Molly also has an allergic reaction to grass so she has to wear a modified
babys jump suit when she goes on grass


----------



## JacSprat (May 26, 2006)

Aww Clive - She's gorgeous! Congrats and I'm very certain Chester approves. What a great feeling it is to adopt a needy dog - 
Good on ya!
Jacquie, Jacks and Murph


----------



## patnles (Oct 26, 2006)

What a pretty face she has. 
I don't think Chester will mind someone else having the chance of a happy life.
Lesley


----------



## TinaGlenn (Jul 7, 2006)

She has a really pretty face, a very lucky dog to have found a new home with caring people Dogs are pack animals and most are very sociable, so I am sure Chester is very happy about the new member of his pack to be looking after you both.

Tina


----------



## patp (Apr 30, 2007)

I am sure that Chester would approve of your choice - how could he not?

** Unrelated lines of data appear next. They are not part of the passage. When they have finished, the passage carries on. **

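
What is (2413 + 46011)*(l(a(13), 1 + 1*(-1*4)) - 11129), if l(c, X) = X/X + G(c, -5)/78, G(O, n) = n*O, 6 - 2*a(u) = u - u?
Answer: -7005330596/13 ≈ -5.3887e+8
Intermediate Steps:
a(u) = 3 (a(u) = 3 - (u - u)/2 = 3 - 1/2*0 = 3 + 0 = 3)
G(O, n) = O*n
l(c, X) = 1 - 5*c/78 (l(c, X) = X/X + (c*(-5))/78 = 1 - 5*c*(1/78) = 1 - 5*c/78)
(2413 + 46011)*(l(a(13), 1 + 1*(-1*4)) - 11129) = (2413 + 46011)*((1 - 5/78*3) - 11129) = 48424*((1 - 5/26) - 11129) = 48424*(21/26 - 11129) = 48424*(-289333/26) = -7005330596/13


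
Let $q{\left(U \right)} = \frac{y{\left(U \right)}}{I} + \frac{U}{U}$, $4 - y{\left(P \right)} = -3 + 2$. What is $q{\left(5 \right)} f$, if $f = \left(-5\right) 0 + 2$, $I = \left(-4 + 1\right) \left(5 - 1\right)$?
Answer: $\frac{7}{6} \approx 1.1667$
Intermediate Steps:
$I = -12$ ($I = \left(-3\right) 4 = -12$)
$y{\left(P \right)} = 5$ ($y{\left(P \right)} = 4 - \left(-3 + 2\right) = 4 - -1 = 4 + 1 = 5$)
$q{\left(U \right)} = \frac{7}{12}$ ($q{\left(U \right)} = \frac{5}{-12} + \frac{U}{U} = 5 \left(- \frac{1}{12}\right) + 1 = - \frac{5}{12} + 1 = \frac{7}{12}$)
$f = 2$ ($f = 0 + 2 = 2$)
$q{\left(5 \right)} f = \frac{7}{12} \cdot 2 = \frac{7}{6}$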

Hope you continue to enjoy getting to know Suki. Do you know her background?

Pat


----------



## Groper (May 17, 2007)

patp said:


> Do you know her background?
> Yes, apparently her previous owners have been hit by the credit crunch and are now both working long hours and Suki was unhappy and barked all the time they were out- therefore neighbours complained loudly!
> She obviously has come from a very happy previous life complete with pet passport with several French Vet entries.
> They must have been devastated to have to let her go.
> ...


----------



## patp (Apr 30, 2007)

I'll take that as a "no" then :lol:


----------



## Groper (May 17, 2007)

Sorry I made a mess of my reply !!
Suki was sent to the animal rescue centre because her owners had been hit by the credit crunch and were working long hours - Suki complained by barking whilst they were out, consequently neighbours complained.
She was obviously a well loved pet as she had an up to date pet passport with several French vet stamps on it and was in excellent condition.
I think they will have been devastated to have to send her away.

Clive


----------



## Hezbez (Feb 7, 2009)

Well done you for giving a loving home to a rescue dog. A noble thing to do in my book.

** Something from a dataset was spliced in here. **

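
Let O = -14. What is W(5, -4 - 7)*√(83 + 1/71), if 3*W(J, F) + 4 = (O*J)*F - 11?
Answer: 755*√418474/213 ≈ 2293.0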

Our rescued collie cross, who was due to be put down the day after we got her (at 16 weeks old) celebrated her 15th birthday yesterday by scoffing a full packet of smackos and 3 denta-sticks in one sitting. Luckily there were no side effects from such over indulgence other than a rather extended 'comfort break' when out her walkie this morning :lol:


----------



## karenmac (Jan 26, 2008)

Suki is a stunner! Well done for getting a rescue dog. Like you we lasted just one week after we lost beloved VIDA. Now, we have Clooney & Mattie (dogs) and Bobbie & Minkie (Cats) all rescues. The love you get from them is so unbelievable - my ole man's under the weather and in bed and the "boys" are with him!


----------



## patp (Apr 30, 2007)

Looks like you found a star Groper!


----------